Un verdadero caradura, instruido seguramente por el sinvergüenza de Héctor Magnetto, que ni siquiera protege su propia dignidad de periodista y su deber de informar con datos sólidos y fundamentados, además de veraces.
Pero, la cosa no termina allí. Marcelo Cantón (editor de Economía de Clarín), es decir, encargado de controlar los que periodistas como Bermúdez escriben, la remata con su nota La decisión de quién gana y quién pierde . Dice Cantón, sin el menor reparo y mostrando un nivel de desconocimiento (o mala fe) que excede lo creíble: “En la economía todo son opciones entre unos y otros, entre quienes ganan y quiénes pierden con una medida. Que quede claro: el Estado gasta más de 350.000 millones de pesos al año; no es que no tenga 30.000 millones, sino que el Gobierno elige utilizarlos en otra cosa”. Una barbaridad. Una estupidez. Un nivel de simplificación del concepto digno de un chico de primer grado. Un cóctel de reduccionismo puro y mala intención sin diluir.

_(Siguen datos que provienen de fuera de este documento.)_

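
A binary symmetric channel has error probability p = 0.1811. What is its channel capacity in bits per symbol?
0.3175 bits

For a binary symmetric channel (BSC) with error probability p:
Capacity C = 1 - H(p) bits per symbol

where H(p) = -p log₂(p) - (1-p) log₂(1-p) is the binary entropy function.

H(0.1811) = 0.6825 bits
C = 1 - 0.6825 = 0.3175 bits per symbol

This means we can reliably transmit up to 0.3175 bits of information per channel use.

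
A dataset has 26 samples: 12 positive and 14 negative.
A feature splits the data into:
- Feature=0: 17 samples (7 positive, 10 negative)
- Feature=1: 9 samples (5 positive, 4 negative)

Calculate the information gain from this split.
0.0136 bits

Information Gain = H(Y) - H(Y|Feature)

Before split:
P(positive) = 12/26 = 0.4615
H(Y) = 0.9957 bits

After split:
Feature=0: H = 0.9774 bits (weight = 17/26)
Feature=1: H = 0.9911 bits (weight = 9/26)
H(Y|Feature) = (17/26)×0.9774 + (9/26)×0.9911 = 0.9821 bits

Information Gain = 0.9957 - 0.9821 = 0.0136 bits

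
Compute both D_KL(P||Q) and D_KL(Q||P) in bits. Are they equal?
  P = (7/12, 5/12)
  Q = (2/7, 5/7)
D_KL(P||Q) = 0.2767, D_KL(Q||P) = 0.2612

KL divergence is not symmetric: D_KL(P||Q) ≠ D_KL(Q||P) in general.

D_KL(P||Q) = 0.2767 bits
D_KL(Q||P) = 0.2612 bits

No, they are not equal!

This asymmetry is why KL divergence is not a true distance metric.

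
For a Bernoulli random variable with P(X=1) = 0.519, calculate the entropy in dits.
0.3007 dits

The binary entropy function is:
H(p) = -p log(p) - (1-p) log(1-p)

H(0.519) = -0.519 × log_10(0.519) - 0.481 × log_10(0.481)
H(0.519) = 0.3007 dits

Note: Binary entropy is maximized at p=0.5 (H=1 bit) and minimized at p=0 or p=1 (H=0).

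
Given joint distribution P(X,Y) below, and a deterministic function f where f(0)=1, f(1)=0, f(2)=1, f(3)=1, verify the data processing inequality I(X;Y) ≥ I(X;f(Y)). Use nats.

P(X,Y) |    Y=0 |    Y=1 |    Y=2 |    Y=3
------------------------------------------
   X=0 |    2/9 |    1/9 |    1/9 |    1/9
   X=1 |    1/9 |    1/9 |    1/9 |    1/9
I(X;Y) = 0.0127, I(X;f(Y)) = 0.0018, inequality holds: 0.0127 ≥ 0.0018

Data Processing Inequality: For any Markov chain X → Y → Z, we have I(X;Y) ≥ I(X;Z).

Here Z = f(Y) is a deterministic function of Y, forming X → Y → Z.

Original I(X;Y) = 0.0127 nats

After applying f:
P(X,Z) where Z=f(Y):
- P(X,Z=0) = P(X,Y=1)
- P(X,Z=1) = P(X,Y=0) + P(X,Y=2) + P(X,Y=3)

I(X;Z) = I(X;f(Y)) = 0.0018 nats

Verification: 0.0127 ≥ 0.0018 ✓

Information cannot be created by processing; the function f can only lose information about X.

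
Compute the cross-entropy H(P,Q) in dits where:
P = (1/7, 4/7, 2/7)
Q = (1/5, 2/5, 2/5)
0.4409 dits

Cross-entropy: H(P,Q) = -Σ p(x) log q(x)

Alternatively: H(P,Q) = H(P) + D_KL(P||Q)
H(P) = 0.4151 dits
D_KL(P||Q) = 0.0259 dits

H(P,Q) = 0.4151 + 0.0259 = 0.4409 dits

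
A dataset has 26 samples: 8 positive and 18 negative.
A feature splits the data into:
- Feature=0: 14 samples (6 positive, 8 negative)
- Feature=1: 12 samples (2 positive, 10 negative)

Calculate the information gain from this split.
0.0600 bits

Information Gain = H(Y) - H(Y|Feature)

Before split:
P(positive) = 8/26 = 0.3077
H(Y) = 0.8905 bits

After split:
Feature=0: H = 0.9852 bits (weight = 14/26)
Feature=1: H = 0.6500 bits (weight = 12/26)
H(Y|Feature) = (14/26)×0.9852 + (12/26)×0.6500 = 0.8305 bits

Information Gain = 0.8905 - 0.8305 = 0.0600 bits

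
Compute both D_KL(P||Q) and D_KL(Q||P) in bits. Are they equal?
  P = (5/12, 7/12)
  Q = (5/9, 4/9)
D_KL(P||Q) = 0.0559, D_KL(Q||P) = 0.0562

KL divergence is not symmetric: D_KL(P||Q) ≠ D_KL(Q||P) in general.

D_KL(P||Q) = 0.0559 bits
D_KL(Q||P) = 0.0562 bits

No, they are not equal!

This asymmetry is why KL divergence is not a true distance metric.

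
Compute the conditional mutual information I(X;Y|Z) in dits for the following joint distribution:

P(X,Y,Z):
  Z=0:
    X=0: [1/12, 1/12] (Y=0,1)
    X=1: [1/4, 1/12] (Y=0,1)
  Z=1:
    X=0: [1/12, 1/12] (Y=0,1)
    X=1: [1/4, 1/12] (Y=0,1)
0.0133 dits

Conditional mutual information: I(X;Y|Z) = H(X|Z) + H(Y|Z) - H(X,Y|Z)

H(Z) = 0.3010
H(X,Z) = 0.5775 → H(X|Z) = 0.2764
H(Y,Z) = 0.5775 → H(Y|Z) = 0.2764
H(X,Y,Z) = 0.8406 → H(X,Y|Z) = 0.5396

I(X;Y|Z) = 0.2764 + 0.2764 - 0.5396 = 0.0133 dits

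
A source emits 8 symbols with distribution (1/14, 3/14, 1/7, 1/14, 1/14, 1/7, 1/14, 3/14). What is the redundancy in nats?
0.1093 nats

Redundancy measures how far a source is from maximum entropy:
R = H_max - H(X)

Maximum entropy for 8 symbols: H_max = log_e(8) = 2.0794 nats
Actual entropy: H(X) = 1.9702 nats
Redundancy: R = 2.0794 - 1.9702 = 0.1093 nats

This redundancy represents potential for compression: the source could be compressed by 0.1093 nats per symbol.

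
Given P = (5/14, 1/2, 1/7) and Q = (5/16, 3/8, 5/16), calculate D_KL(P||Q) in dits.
0.0346 dits

KL divergence: D_KL(P||Q) = Σ p(x) log(p(x)/q(x))

Computing term by term:
  x=0: 5/14 × log_10[(5/14)/(5/16)] = 5/14 × 0.0580 = 0.0207
  x=1: 1/2 × log_10[(1/2)/(3/8)] = 1/2 × 0.1249 = 0.0625
  x=2: 1/7 × log_10[(1/7)/(5/16)] = 1/7 × -0.3399 = -0.0486

D_KL(P||Q) = 0.0346 dits

Note: KL divergence is always non-negative and equals 0 iff P = Q.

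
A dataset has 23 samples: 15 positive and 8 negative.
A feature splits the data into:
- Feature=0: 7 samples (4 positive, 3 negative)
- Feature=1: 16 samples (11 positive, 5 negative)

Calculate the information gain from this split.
0.0089 bits

Information Gain = H(Y) - H(Y|Feature)

Before split:
P(positive) = 15/23 = 0.6522
H(Y) = 0.9321 bits

After split:
Feature=0: H = 0.9852 bits (weight = 7/23)
Feature=1: H = 0.8960 bits (weight = 16/23)
H(Y|Feature) = (7/23)×0.9852 + (16/23)×0.8960 = 0.9232 bits

Information Gain = 0.9321 - 0.9232 = 0.0089 bits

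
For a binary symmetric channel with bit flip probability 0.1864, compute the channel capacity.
0.3061 bits

For a binary symmetric channel (BSC) with error probability p:
Capacity C = 1 - H(p) bits per symbol

where H(p) = -p log₂(p) - (1-p) log₂(1-p) is the binary entropy function.

H(0.1864) = 0.6939 bits
C = 1 - 0.6939 = 0.3061 bits per symbol

This means we can reliably transmit up to 0.3061 bits of information per channel use.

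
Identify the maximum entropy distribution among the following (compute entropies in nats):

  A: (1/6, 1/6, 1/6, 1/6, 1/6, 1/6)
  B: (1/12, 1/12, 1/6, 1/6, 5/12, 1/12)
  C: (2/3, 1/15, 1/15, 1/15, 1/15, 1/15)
A

For a discrete distribution over n outcomes, entropy is maximized by the uniform distribution.

Computing entropies:
H(A) = 1.7918 nats
H(B) = 1.5833 nats
H(C) = 1.1730 nats

The uniform distribution (where all probabilities equal 1/6) achieves the maximum entropy of log_e(6) = 1.7918 nats.

Distribution A has the highest entropy.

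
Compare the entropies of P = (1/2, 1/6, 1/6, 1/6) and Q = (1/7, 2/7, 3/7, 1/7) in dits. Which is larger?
Q

Computing entropies in dits:
H(P) = 0.5396
H(Q) = 0.5546

Distribution Q has higher entropy.

Intuition: The distribution closer to uniform (more spread out) has higher entropy.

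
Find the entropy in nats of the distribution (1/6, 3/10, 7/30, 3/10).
1.3606 nats

Shannon entropy is H(X) = -Σ p(x) log p(x).

For P = (1/6, 3/10, 7/30, 3/10):
H = -1/6 × log_e(1/6) -3/10 × log_e(3/10) -7/30 × log_e(7/30) -3/10 × log_e(3/10)
H = 1.3606 nats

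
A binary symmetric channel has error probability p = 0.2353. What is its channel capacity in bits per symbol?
0.2129 bits

For a binary symmetric channel (BSC) with error probability p:
Capacity C = 1 - H(p) bits per symbol

where H(p) = -p log₂(p) - (1-p) log₂(1-p) is the binary entropy function.

H(0.2353) = 0.7871 bits
C = 1 - 0.7871 = 0.2129 bits per symbol

This means we can reliably transmit up to 0.2129 bits of information per channel use.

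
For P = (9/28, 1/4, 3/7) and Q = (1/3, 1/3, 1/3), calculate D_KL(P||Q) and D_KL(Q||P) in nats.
D_KL(P||Q) = 0.0241, D_KL(Q||P) = 0.0242

KL divergence is not symmetric: D_KL(P||Q) ≠ D_KL(Q||P) in general.

D_KL(P||Q) = 0.0241 nats
D_KL(Q||P) = 0.0242 nats

No, they are not equal!

This asymmetry is why KL divergence is not a true distance metric.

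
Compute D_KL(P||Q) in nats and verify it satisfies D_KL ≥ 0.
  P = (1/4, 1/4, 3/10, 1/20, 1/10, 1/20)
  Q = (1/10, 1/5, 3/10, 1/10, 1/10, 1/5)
0.1809 nats

KL divergence satisfies the Gibbs inequality: D_KL(P||Q) ≥ 0 for all distributions P, Q.

D_KL(P||Q) = Σ p(x) log(p(x)/q(x))
Term by term:
  x=0: 1/4 × log_e[(1/4)/(1/10)] = 0.2291
  x=1: 1/4 × log_e[(1/4)/(1/5)] = 0.0558
  x=2: 3/10 × log_e[(3/10)/(3/10)] = 0.0000
  x=3: 1/20 × log_e[(1/20)/(1/10)] = -0.0347
  x=4: 1/10 × log_e[(1/10)/(1/10)] = 0.0000
  x=5: 1/20 × log_e[(1/20)/(1/5)] = -0.0693
D_KL(P||Q) = 0.1809 nats

D_KL(P||Q) = 0.1809 ≥ 0 ✓

This non-negativity is a fundamental property: relative entropy cannot be negative because it measures how different Q is from P.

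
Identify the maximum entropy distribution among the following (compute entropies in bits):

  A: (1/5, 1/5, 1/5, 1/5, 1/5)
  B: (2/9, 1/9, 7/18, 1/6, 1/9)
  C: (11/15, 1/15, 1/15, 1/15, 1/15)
A

For a discrete distribution over n outcomes, entropy is maximized by the uniform distribution.

Computing entropies:
H(A) = 2.3219 bits
H(B) = 2.1473 bits
H(C) = 1.3700 bits

The uniform distribution (where all probabilities equal 1/5) achieves the maximum entropy of log_2(5) = 2.3219 bits.

Distribution A has the highest entropy.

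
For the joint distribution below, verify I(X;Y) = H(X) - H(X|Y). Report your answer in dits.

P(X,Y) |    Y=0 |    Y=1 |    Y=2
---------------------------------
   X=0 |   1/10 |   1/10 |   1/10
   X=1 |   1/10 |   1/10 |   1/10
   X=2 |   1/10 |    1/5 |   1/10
I(X;Y) = 0.0060 dits

Mutual information has multiple equivalent forms:
- I(X;Y) = H(X) - H(X|Y)
- I(X;Y) = H(Y) - H(Y|X)
- I(X;Y) = H(X) + H(Y) - H(X,Y)

Computing all quantities:
H(X) = 0.4729, H(Y) = 0.4729, H(X,Y) = 0.9398
H(X|Y) = 0.4669, H(Y|X) = 0.4669

Verification:
H(X) - H(X|Y) = 0.4729 - 0.4669 = 0.0060
H(Y) - H(Y|X) = 0.4729 - 0.4669 = 0.0060
H(X) + H(Y) - H(X,Y) = 0.4729 + 0.4729 - 0.9398 = 0.0060

All forms give I(X;Y) = 0.0060 dits. ✓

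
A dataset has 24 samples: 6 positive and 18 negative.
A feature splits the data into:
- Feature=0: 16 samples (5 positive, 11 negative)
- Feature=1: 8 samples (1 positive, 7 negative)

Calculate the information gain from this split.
0.0327 bits

Information Gain = H(Y) - H(Y|Feature)

Before split:
P(positive) = 6/24 = 0.2500
H(Y) = 0.8113 bits

After split:
Feature=0: H = 0.8960 bits (weight = 16/24)
Feature=1: H = 0.5436 bits (weight = 8/24)
H(Y|Feature) = (16/24)×0.8960 + (8/24)×0.5436 = 0.7785 bits

Information Gain = 0.8113 - 0.7785 = 0.0327 bits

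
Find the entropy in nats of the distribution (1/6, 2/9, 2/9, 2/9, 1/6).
1.6000 nats

Shannon entropy is H(X) = -Σ p(x) log p(x).

For P = (1/6, 2/9, 2/9, 2/9, 1/6):
H = -1/6 × log_e(1/6) -2/9 × log_e(2/9) -2/9 × log_e(2/9) -2/9 × log_e(2/9) -1/6 × log_e(1/6)
H = 1.6000 nats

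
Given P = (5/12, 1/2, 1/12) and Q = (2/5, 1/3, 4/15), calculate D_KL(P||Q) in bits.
0.1772 bits

KL divergence: D_KL(P||Q) = Σ p(x) log(p(x)/q(x))

Computing term by term:
  x=0: 5/12 × log_2[(5/12)/(2/5)] = 5/12 × 0.0589 = 0.0245
  x=1: 1/2 × log_2[(1/2)/(1/3)] = 1/2 × 0.5850 = 0.2925
  x=2: 1/12 × log_2[(1/12)/(4/15)] = 1/12 × -1.6781 = -0.1398

D_KL(P||Q) = 0.1772 bits

Note: KL divergence is always non-negative and equals 0 iff P = Q.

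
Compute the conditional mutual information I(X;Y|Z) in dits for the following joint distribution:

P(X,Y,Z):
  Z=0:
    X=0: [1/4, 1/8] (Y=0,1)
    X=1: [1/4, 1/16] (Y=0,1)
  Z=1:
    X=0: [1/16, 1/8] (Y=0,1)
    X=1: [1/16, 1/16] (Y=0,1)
0.0053 dits

Conditional mutual information: I(X;Y|Z) = H(X|Z) + H(Y|Z) - H(X,Y|Z)

H(Z) = 0.2697
H(X,Z) = 0.5668 → H(X|Z) = 0.2971
H(Y,Z) = 0.5360 → H(Y|Z) = 0.2663
H(X,Y,Z) = 0.8278 → H(X,Y|Z) = 0.5581

I(X;Y|Z) = 0.2971 + 0.2663 - 0.5581 = 0.0053 dits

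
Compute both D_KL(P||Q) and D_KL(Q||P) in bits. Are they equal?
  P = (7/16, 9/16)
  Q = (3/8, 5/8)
D_KL(P||Q) = 0.0118, D_KL(Q||P) = 0.0116

KL divergence is not symmetric: D_KL(P||Q) ≠ D_KL(Q||P) in general.

D_KL(P||Q) = 0.0118 bits
D_KL(Q||P) = 0.0116 bits

No, they are not equal!

This asymmetry is why KL divergence is not a true distance metric.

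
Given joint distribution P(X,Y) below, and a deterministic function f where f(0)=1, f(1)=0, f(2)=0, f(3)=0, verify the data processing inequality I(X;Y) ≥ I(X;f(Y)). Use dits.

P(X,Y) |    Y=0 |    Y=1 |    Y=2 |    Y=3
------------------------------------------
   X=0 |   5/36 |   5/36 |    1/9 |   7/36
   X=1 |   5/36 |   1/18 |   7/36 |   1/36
I(X;Y) = 0.0375, I(X;f(Y)) = 0.0024, inequality holds: 0.0375 ≥ 0.0024

Data Processing Inequality: For any Markov chain X → Y → Z, we have I(X;Y) ≥ I(X;Z).

Here Z = f(Y) is a deterministic function of Y, forming X → Y → Z.

Original I(X;Y) = 0.0375 dits

After applying f:
P(X,Z) where Z=f(Y):
- P(X,Z=0) = P(X,Y=1) + P(X,Y=2) + P(X,Y=3)
- P(X,Z=1) = P(X,Y=0)

I(X;Z) = I(X;f(Y)) = 0.0024 dits

Verification: 0.0375 ≥ 0.0024 ✓

Information cannot be created by processing; the function f can only lose information about X.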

Probablemente, con el paso del tiempo, cuando la ley de medios haya operado la apertura y horizontalización de la información, estos periodistas busquen nuevos rumbos, nuevos espacios para ejercer su oficio. Bueno sería buscar en ese momento entre los pliegues de la memoria y recordar que alguna vez, ellos se contradijeron sin vergüenza y vendieron su pluma… como cualquier mercenario.